One was discovered in a chain of DNA which includes several genes related to the sense of smell; another one of the genes is related to male pattern baldness, which the authors said could suggest that sex hormone regulation may somehow be involved.

“There’s a lot of room for nongenetic effects,” Bailey told Science News. Coauthor Benjamin Neale, a geneticist at Massachusetts General Hospital in Boston and the Broad Institute, agreed. The study, he said, makes clear both biology and one’s environment may be a factor that influences sexuality. What does he mean by “environmental”? A range of experiences in a person’s development as well as social and cultural factors that all could affect behavior, Neale said.

Whether Bailey’s “nongenetic” critique is fair isn’t the point, said coauthor J. Fah Sathirapongsasuti, a computational biologist at 23andMe in Mountain View, Calif.

“Just because something is not completely genetic or something has an environmental, or what we call nongenetic, component,” said Sathirapongsasut, “doesn’t mean it’s a choice.”

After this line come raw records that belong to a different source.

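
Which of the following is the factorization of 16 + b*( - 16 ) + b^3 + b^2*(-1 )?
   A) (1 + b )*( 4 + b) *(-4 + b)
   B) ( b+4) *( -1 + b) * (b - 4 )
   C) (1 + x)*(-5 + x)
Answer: B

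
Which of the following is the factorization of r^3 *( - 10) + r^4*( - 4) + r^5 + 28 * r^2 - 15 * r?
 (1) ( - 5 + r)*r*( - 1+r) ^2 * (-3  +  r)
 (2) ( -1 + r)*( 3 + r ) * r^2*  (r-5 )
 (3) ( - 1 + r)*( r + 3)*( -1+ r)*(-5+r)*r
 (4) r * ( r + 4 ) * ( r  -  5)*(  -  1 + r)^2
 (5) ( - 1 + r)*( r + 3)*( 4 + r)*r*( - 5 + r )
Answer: 3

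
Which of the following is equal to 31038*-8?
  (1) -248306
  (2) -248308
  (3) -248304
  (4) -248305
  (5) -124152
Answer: 3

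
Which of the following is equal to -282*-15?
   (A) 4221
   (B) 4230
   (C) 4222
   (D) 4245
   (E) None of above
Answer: B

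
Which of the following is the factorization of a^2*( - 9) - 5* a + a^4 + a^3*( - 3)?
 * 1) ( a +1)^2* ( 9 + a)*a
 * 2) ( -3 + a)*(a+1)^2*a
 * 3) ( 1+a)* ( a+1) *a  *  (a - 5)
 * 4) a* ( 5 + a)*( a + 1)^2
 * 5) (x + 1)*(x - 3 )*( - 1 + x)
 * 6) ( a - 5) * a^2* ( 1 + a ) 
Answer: 3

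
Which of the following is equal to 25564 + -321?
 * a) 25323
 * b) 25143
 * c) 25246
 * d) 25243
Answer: d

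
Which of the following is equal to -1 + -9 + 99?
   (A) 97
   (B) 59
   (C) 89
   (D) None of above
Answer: C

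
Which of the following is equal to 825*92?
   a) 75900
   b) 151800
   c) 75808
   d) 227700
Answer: a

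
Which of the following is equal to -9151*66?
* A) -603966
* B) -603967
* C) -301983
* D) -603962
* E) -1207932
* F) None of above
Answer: A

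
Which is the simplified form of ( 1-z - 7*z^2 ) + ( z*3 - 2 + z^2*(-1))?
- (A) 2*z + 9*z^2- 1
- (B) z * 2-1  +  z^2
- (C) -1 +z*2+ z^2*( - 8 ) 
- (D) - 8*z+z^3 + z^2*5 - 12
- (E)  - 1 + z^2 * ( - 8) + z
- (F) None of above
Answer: C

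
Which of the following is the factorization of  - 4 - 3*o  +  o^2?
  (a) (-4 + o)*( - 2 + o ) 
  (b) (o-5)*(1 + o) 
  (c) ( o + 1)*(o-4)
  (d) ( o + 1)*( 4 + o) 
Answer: c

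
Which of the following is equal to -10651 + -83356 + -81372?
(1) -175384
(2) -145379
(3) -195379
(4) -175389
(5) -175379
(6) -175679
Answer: 5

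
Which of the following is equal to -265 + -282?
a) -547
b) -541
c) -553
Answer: a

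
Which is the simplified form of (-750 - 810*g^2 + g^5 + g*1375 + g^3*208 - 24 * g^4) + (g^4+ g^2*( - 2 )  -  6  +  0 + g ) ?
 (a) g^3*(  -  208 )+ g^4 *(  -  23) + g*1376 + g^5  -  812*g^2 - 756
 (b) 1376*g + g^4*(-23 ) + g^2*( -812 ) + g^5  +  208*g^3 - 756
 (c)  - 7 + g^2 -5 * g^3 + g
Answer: b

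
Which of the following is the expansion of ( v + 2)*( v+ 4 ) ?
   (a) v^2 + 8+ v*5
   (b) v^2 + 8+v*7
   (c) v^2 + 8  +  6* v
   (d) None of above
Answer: c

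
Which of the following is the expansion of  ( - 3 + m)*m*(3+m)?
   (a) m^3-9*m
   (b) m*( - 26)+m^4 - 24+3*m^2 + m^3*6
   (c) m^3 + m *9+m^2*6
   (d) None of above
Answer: a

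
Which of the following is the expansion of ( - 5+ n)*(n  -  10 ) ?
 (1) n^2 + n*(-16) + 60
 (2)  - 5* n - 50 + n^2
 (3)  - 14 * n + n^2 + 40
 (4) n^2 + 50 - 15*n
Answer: 4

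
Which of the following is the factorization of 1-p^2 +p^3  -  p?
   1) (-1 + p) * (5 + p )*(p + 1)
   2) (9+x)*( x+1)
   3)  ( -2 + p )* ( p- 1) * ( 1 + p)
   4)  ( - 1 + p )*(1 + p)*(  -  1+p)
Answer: 4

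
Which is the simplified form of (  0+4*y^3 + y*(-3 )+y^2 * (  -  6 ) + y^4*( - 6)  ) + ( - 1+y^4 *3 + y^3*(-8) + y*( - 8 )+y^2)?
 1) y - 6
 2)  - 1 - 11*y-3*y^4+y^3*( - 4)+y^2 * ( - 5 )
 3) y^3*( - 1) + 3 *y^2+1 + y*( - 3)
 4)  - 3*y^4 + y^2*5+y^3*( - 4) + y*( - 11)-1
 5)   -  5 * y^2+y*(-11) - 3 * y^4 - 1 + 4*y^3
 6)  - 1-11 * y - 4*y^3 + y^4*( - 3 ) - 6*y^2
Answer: 2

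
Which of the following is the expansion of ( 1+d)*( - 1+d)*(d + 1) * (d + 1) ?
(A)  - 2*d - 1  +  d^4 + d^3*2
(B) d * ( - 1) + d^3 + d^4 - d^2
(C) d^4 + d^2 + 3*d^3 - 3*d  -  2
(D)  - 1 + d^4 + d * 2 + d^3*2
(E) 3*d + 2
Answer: A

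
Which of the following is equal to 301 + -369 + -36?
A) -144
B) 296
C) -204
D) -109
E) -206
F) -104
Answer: F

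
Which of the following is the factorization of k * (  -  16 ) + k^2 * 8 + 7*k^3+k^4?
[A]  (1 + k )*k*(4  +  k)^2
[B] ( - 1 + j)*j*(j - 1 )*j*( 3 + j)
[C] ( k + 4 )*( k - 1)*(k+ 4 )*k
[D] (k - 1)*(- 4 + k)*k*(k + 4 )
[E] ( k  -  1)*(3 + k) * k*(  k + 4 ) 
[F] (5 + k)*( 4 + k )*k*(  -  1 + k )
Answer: C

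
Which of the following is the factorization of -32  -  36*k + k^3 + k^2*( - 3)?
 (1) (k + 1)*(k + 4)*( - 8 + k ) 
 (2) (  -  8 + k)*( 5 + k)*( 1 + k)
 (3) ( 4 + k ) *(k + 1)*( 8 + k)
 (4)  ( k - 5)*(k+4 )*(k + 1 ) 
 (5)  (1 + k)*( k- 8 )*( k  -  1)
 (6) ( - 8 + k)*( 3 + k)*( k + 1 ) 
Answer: 1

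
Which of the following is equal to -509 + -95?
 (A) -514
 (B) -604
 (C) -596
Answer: B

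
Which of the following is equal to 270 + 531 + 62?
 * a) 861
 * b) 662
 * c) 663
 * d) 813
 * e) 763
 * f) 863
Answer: f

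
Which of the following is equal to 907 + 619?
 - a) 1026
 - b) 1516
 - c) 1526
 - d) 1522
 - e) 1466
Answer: c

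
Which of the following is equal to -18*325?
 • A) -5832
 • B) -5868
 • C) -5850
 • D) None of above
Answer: C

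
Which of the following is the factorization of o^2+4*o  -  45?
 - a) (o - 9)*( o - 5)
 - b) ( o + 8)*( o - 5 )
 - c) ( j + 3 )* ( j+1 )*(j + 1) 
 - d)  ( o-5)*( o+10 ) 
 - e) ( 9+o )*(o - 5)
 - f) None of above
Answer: e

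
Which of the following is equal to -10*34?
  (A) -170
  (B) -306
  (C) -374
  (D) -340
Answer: D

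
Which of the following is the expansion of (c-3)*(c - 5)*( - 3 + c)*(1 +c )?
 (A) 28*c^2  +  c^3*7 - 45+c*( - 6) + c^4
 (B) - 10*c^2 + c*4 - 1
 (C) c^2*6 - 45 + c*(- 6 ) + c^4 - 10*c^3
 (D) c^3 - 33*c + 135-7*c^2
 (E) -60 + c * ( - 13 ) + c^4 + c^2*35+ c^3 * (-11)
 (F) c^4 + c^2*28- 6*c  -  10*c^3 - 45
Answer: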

GLAAD’s Zeke Stokes went one better.

This new research, he said “provides even more evidence that being gay or lesbian is a natural part of human life, a conclusion that has been drawn by researchers and scientists time and again. The identities of LGBTQ people are not up for debate. This new research also reconfirms the long established understanding that there is no conclusive degree to which nature or nurture influence how a gay or lesbian person behaves.”

Genetics cannot tell “the whole story,” as Eric Vilain, director of the Center for Genetic Medicine Research at Children’s National Health System, told the Post, about what “makes” somebody gay. But even if people are not “Born This Way,” as Lady Gaga sang, at last now we can join Gloria Gaynor in singing, “I Am What I Am.”